I read in my notes that if you have an algebraic equation of the form:

$$0=f(\dot{z},z,u,t)$$

And you find an equilibrium solution, $$\dot{z}\equiv 0$$

Then there exists (J) a function: $$z= f(u)$$

Is this always true of an algebraic equation?

An algebraic equation being defined as:

http://mathworld.wolfram.com/AlgebraicEquation.html

If this is true, could someone show me the proof? (Hopefully its not a big nightmare!)

 

[morphism]

What do you mean by "an equilibrium solution"?

 

[HallsofIvy]

What do you mean by "an equilibrium solution"?

exactly what he said: z'= 0. He is actually talking, at first, about differential equations:
$f(z,\dot{z}, u, t)= 0$ is a first order differential equation with $\dot{z}$ the derivative of z, t, I assume, the independent variable, and u a parameter. I don't know why Cyrus refers to that as an "algebraic equation" since the link he gives refers only to polynomial equations with many variables. Perhaps he meant f(z, a, u, t)= 0 ignoring the fact that the second variable was the derivative of the first variable. In that case, of course, the "$\dot{z}= 0$" is irrelevant and the statement is NOT generally true.

 

[Cyrus]

exactly what he said: z'= 0. He is actually talking, at first, about differential equations:
$f(z,\dot{z}, u, t)= 0$ is a first order differential equation with $\dot{z}$ the derivative of z, t, I assume, the independent variable, and u a parameter. I don't know why Cyrus refers to that as an "algebraic equation" since the link he gives refers only to polynomial equations with many variables. Perhaps he meant f(z, a, u, t)= 0 ignoring the fact that the second variable was the derivative of the first variable. In that case, of course, the "$\dot{z}= 0$" is irrelevant and the statement is NOT generally true.

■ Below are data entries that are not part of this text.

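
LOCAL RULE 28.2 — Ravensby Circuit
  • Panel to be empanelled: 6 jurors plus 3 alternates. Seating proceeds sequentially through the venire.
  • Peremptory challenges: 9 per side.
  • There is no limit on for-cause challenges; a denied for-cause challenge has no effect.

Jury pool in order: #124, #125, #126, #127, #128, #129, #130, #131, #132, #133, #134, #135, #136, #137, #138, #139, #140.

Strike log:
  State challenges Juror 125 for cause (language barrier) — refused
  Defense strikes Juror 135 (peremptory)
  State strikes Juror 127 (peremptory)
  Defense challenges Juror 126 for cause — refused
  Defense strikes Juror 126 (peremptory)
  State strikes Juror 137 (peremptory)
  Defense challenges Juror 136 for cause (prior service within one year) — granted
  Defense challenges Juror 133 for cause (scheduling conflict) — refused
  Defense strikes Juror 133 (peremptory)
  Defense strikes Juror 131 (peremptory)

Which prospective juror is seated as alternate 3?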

That's correct, but the order may or may not be first because its really a vector function of variables. What I meant was that suppose the differential equation can be written as an algebraic function $$f(\dot{z},z,u,t)$$. Then does that mean the equilibrium solution can be written in the form of u=f(z) ?

z- state variables
t- time
u- control inputs
\dot{z} -time derivative of state variables

 

[HallsofIvy]

If f is a functio of 4 variables (f(z,z',u,t), then "f(z)" makes no sense.

 

[Cyrus]

Sure it does. If \dot{z} is equal to zero, then f(z,z',u,t)=f(z,u,t)

because its an *equilibrium solution, its NOT a function of time, so:

f(z,u,t) = f(z,u) =0

So this means:

f(z,u)=0 or u=f(z)

Now my question is if it is true that f(z,z',u,t) is algebraic from the start, does that mean we can write u=f(z) as an equilibrium solution? Because this means u is specifically a function of z, i.e. I can move all the z's to the RHS and all the u's to the LHS.

What is not clear to me is if it could be mixed in such a way that you cannot separate out u as a function of z all by itself on the RHS. (i.e. explicit vs implicit).

 

[Jang Jin Hong]

$$f(z,\dot z,u,t) = 0$$ can not be a algebraic equation.
by definition, algebraic equation can not contains differential terms.